Fig. 7: Targeting and therapeutic efficacy of dtEVs in PDX mouse models.

a Schematic (left) and fluorescence image (right) of subcutaneous PDX tumor intratumourally co-injected with PKH67-labeled IgG stEV (green) and PKH26-labeled CD64^ck_αROR1 dtEV (red). Broader tumor penetration is seen with dtEV. (Scale bar is 5 mm) b Biodistribution (left) of PKH-labeled LNP, stEV (IgG) and dtEV (αROR1) in PDX mice bearing subcutaneously implanted pancreatic tumors shows dtEV accumulated preferentially in the tumor (n of LNP, stEV_IgG and dtEV_αROR1 = 2, 3, and 3 mice). c Organ imaging (right) confirms the tumor accumulation.
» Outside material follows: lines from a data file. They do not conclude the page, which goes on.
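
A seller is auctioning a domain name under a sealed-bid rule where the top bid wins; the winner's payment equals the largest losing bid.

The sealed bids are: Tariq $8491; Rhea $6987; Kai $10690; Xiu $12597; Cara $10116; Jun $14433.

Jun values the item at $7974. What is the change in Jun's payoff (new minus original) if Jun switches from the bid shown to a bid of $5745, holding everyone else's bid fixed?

$4623

The highest bid among the other bidders is $12597; Jun's bid doesn't change that.
Original bid $14433: Jun is highest, pays the top rival bid $12597; payoff $7974 − $12597 = −$4623.
Alternative bid $5745: Jun is not highest (top rival bid is $12597); payoff $0.
Change in payoff = $0 − (−$4623) = $4623.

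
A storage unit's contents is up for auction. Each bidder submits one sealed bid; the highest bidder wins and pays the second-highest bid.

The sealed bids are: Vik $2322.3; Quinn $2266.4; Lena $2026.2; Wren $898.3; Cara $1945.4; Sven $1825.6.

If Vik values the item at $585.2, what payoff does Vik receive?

−$1681.2

Highest bid: Vik at $2322.3, so Vik wins.
Second-highest bid: Quinn at $2266.4 — that is the price the winner pays.
Vik's payoff = value − price = $585.2 − $2266.4 = −$1681.2.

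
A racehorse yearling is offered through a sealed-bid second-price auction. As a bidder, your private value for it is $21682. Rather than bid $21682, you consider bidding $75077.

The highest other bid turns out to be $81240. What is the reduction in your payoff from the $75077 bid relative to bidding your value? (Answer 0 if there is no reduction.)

$0

Bidding your value $21682: you lose (since $21682 < $81240). Payoff $0.
Bidding $75077: you lose. Payoff $0.
Difference = $0 − $0 = $0; both bids lead to the same outcome because the competing bid is above both your value and your alternative bid.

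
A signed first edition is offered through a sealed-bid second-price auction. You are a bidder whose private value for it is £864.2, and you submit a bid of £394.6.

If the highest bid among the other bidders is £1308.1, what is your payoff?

£0

Your bid £394.6 is below the highest competing bid £1308.1, so you lose.
A losing bidder pays nothing and receives nothing: payoff = £0.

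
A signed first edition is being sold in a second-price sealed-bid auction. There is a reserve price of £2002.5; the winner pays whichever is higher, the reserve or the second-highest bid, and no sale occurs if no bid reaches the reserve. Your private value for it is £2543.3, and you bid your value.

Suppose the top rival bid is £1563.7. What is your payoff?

£540.8

Your bid £2543.3 is the highest and exceeds the reserve.
Price = max(second-highest bid, reserve) = max(£1563.7, £2002.5) = £2002.5.
Payoff = £2543.3 − £2002.5 = £540.8.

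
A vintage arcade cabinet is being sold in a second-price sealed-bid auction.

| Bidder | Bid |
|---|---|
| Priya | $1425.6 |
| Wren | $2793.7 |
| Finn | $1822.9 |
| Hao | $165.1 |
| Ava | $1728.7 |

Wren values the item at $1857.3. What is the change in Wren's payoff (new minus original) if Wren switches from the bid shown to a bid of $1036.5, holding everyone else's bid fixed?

−$34.4

The highest bid among the other bidders is $1822.9; Wren's bid doesn't change that.
Original bid $2793.7: Wren is highest, pays the top rival bid $1822.9; payoff $1857.3 − $1822.9 = $34.4.
Alternative bid $1036.5: Wren is not highest (top rival bid is $1822.9); payoff $0.
Change in payoff = $0 − ($34.4) = −$34.4.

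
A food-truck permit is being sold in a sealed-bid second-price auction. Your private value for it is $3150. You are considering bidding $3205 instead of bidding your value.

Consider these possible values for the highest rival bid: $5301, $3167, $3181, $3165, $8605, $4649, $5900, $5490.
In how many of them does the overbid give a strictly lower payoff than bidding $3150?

3

The deviation hurts exactly when the highest competing bid lies strictly between $3150 and $3205 — overbidding then wins at a price above your value.
$5301: above both → same outcome either way.
$3167: inside the interval → strictly worse (loss $17).
$3181: inside the interval → strictly worse (loss $31).
$3165: inside the interval → strictly worse (loss $15).
$8605: above both → same outcome either way.
$4649: above both → same outcome either way.
$5900: above both → same outcome either way.
$5490: above both → same outcome either way.
Count: 3.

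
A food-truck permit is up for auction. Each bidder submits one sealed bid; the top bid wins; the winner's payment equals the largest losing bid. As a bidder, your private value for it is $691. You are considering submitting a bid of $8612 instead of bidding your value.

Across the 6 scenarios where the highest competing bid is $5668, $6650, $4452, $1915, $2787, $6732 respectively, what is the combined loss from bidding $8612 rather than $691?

$24058

The deviation costs you only when the competing bid falls strictly between $691 and $8612; elsewhere both bids give the same outcome.
$5668: truthful payoff $0, deviation payoff −$4977 → loss $4977.
$6650: truthful payoff $0, deviation payoff −$5959 → loss $5959.
$4452: truthful payoff $0, deviation payoff −$3761 → loss $3761.
$1915: truthful payoff $0, deviation payoff −$1224 → loss $1224.
$2787: truthful payoff $0, deviation payoff −$2096 → loss $2096.
$6732: truthful payoff $0, deviation payoff −$6041 → loss $6041.
Total loss = $4977 + $5959 + $3761 + $1224 + $2096 + $6041 = $24058.
In a second-price auction your bid sets only whether you win, not what you pay, so bidding your true value is weakly dominant.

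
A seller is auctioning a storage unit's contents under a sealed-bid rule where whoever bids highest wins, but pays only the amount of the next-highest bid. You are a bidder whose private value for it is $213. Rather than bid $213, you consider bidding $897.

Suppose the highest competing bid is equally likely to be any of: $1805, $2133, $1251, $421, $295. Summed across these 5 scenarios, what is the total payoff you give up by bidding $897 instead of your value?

The deviation costs you only when the competing bid falls strictly between $213 and $897; elsewhere both bids give the same outcome.
$1805: outcomes coincide → loss $0.
$2133: outcomes coincide → loss $0.
$1251: outcomes coincide → loss $0.
$421: truthful payoff $0, deviation payoff −$208 → loss $208.
$295: truthful payoff $0, deviation payoff −$82 → loss $82.
Total loss = $208 + $82 = $290.

$290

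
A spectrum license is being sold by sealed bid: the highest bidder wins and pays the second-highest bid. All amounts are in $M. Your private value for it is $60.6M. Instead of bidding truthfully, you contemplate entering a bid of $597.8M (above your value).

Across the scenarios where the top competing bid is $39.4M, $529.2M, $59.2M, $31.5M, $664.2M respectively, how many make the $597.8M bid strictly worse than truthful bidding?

1

The deviation hurts exactly when the highest competing bid lies strictly between $60.6M and $597.8M — overbidding then wins at a price above your value.
$39.4M: below both → same outcome either way.
$529.2M: inside the interval → strictly worse (loss $468.6M).
$59.2M: below both → same outcome either way.
$31.5M: below both → same outcome either way.
$664.2M: above both → same outcome either way.
Count: 1.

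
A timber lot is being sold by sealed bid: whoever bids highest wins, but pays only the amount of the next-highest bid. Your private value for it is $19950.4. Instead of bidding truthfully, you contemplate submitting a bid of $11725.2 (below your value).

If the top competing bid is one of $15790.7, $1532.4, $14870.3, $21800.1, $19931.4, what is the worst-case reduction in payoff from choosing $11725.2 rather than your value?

$15790.7: truthful gives $4159.7, deviation gives $0 → loss $4159.7.
$1532.4: same outcome either way → loss $0.
$14870.3: truthful gives $5080.1, deviation gives $0 → loss $5080.1.
$21800.1: same outcome either way → loss $0.
$19931.4: truthful gives $19, deviation gives $0 → loss $19.
Maximum loss: $5080.1.

$5080.1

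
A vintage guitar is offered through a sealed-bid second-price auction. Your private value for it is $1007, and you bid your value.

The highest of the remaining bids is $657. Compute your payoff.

$350

Your bid $1007 exceeds the highest competing bid $657, so you win.
In a second-price auction the winner pays the second-highest bid, $657.
Payoff = value − price = $1007 − $657 = $350.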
Change in d, volume and e, weight of PDX tumors (with KRAS^G12D and TP53^A138V mutations and EGFR⁺/ROR1⁺ expression) subcutaneously implanted in NOD/SCID mice after a 3-week treatment (yellow zone) with CD64^ck_αROR1 dtEVs carrying scramble RNA (SCR), CD64^ck_αROR1 dtEVs carrying 50/50 TP53 mRNA and siKRAS^G12D (dtEV), or CD64^ck_αROR1 dtEVs carrying 50/50 TP53 mRNA and siKRAS^G12D plus 20 mg/kg GEM once per week. EVs were delivered at a dose of 1 × 10¹¹ EVs 3 times per week. (n of SCR, dtEV, and dtEV+GEM = 5, 4, and 6 mice). f Number and area of metastatic tumor lesions in different organs (n of SCR, dtEV, and dtEV+GEM = 5, 4, and 6 mice). g Lung sections from treated PDX mice with hematoxylin and eosin (H&E) stain, DAPI (blue, nuclei), anti-cytokeratin (green, tumor marker), anti-KRAS (red), and anti-Flag (purple, delivered EV marker). Metastatic lesions in the lung were decreased by dtEVs with or without GEM [N: normal; T: tumor tissue]. h Tumor tissues of mice treated with dtEV or dtEV+GEM exhibited increased β-galactosidase expression and decreased K-i67 expression. i The therapeutic effect, characterized by increased β-galactosidase expression and decreased K-i67 expression, was also observed in metastatic lesions in the lung. The treatment period is highlighted in yellow in d. (*P < 0.05, **P < 0.01, ****P < 0.0001, as determined by unpaired two-sided Student’s t test. P-values are provided for selected comparisons.) The siRNA sequences are given in Supplementary Table 3. Source data are provided as a Source data file. (Scale bar of figures g, h, and i: 100 μm) g–i fluorescent and immunohistochemistry images are representative of three independent mice.